A quick review of the 1st highlights in my “new” job…

On September 1st I finally started working “full-time” for IOGT International. All throughout the summer I couldn’t wait for this period to start, for all the challenges to come and for all the cooperations with people like Sven-Olov, Kristina, Esbjörn, Rolf and many others (you’ll meet them here in this blogg, as I’ll share my experiences with them).
But of course, I am writing full-time in quotation marks because I am employed for 75%, not hundred. So, what I mean with full-time is that I have now full focus on the work with and for IOGT International. After two years working for Active – sobriety, friendship and peace, I have now moved on to IOGT.

I couldn’t wait as the summer days got shorter and shorter and the temperatures decreased gradually. Autumn is here now and I feel home in my tasks with IOGT International. I feel very much home having the world as arena for my work and for our mission. I enjoy and I am looking forward to go beyond borders, to challenge my own limits and to push them farther bit by bit, experience by experience.

I started out by going to Brussels, for a one-day-trip to talk about alcohol marketing and how different NGOs can and should cooperate to fight for a ban of alcohol marketing. Later that same week I went to Gothenburg, from one coast to the other, to meet members of IOGT.

Meeting members is always the most exhilarating part of my work. I always come back home from those meetings more inspired, more energised, more hopeful and more knowledgeable. It is fascinating to me, to meet heart-driven people who dedicate so much of their time, their energy and their skills to our mission. It is fabulous to see the work our members are doing, no matter whether it is conducted in Gothenburg or in Bytom, Poland, or in Arusha, Tanzania. Meeting people who work on grass-root level makes me realise that we actually do make a difference and that our work matters. And here in this realisation, I find so much inspiration and motivation.
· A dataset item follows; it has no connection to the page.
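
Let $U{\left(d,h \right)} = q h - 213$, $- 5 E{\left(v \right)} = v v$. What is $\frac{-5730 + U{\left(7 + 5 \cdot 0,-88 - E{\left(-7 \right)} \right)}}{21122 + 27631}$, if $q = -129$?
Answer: $\frac{6908}{81255} \approx 0.085016$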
This time I talked at a weekend-workshop of NSF members about global alcohol policy: what are the facts, how does the situation look like around the world and how does Sweden compare to that. This was what the participants were interested in exploring together with me. We discussed the four harms alcohol causes: democratic, social, medical, economic and we looked into the role of Big Alcohol in exacerbating those harms. And most importantly we discussed our experiences and views on those issues.

I got to hear that some feel excluded usually because they choose to live free from alcohol, but their friends do use alcohol and there’s really not much to do other than using alcohol.

I will soon upload my presentation, so that you can see what I took up and get an impression of what we discussed.

And the same weekend, just one day before the trip to Gothenburg I spend the day at a great seminar about Gapminder technology and how to use it to talk about alcohol harm in a fact-based way. You can read a bit more about this in my previous blogg entry.

Of course, part of my job is also to be updated about the independent evidence concerning the different harms alcohol causes (democratic, medical, economic, social harms). I really enjoy this part of the my work, too, because often it means that I am challenging myself to understand new connections, think outside the box and often even to train my mind to understand different ways of thinking. I did all that attending seminars organised by the International Institute of the IOGT-NTO movement, featuring Ananilea Nkya and Charles Parry. Among other things I learned more about and got recent data about the connection of alcohol and communicable diseases (HIV/ Aids) and NCDs (Non-communicable diseases).

The recent week featured an amazing meeting with the advisor, and the spokesperson of a President from a big country. They wanted to get to know from us (Esbjörn, Sara and myself) some in-depth information and know-how on concrete alcohol policy measures. It was a great meeting because we discussed a couple of issues and built up our partnership.

For me it was very exciting because the issue to discuss, was one that I didn’t know much about on beforehand. So, within two days, I needed to do a lot of research, reading and preparing materials, like a hand-out and a presentation. Those are the challenges I talked about earlier, that make me push the limits of my knowledge a bit more.

I’ve had fantastic first weeks and the last two weeks stand for this symbolically. I love my job!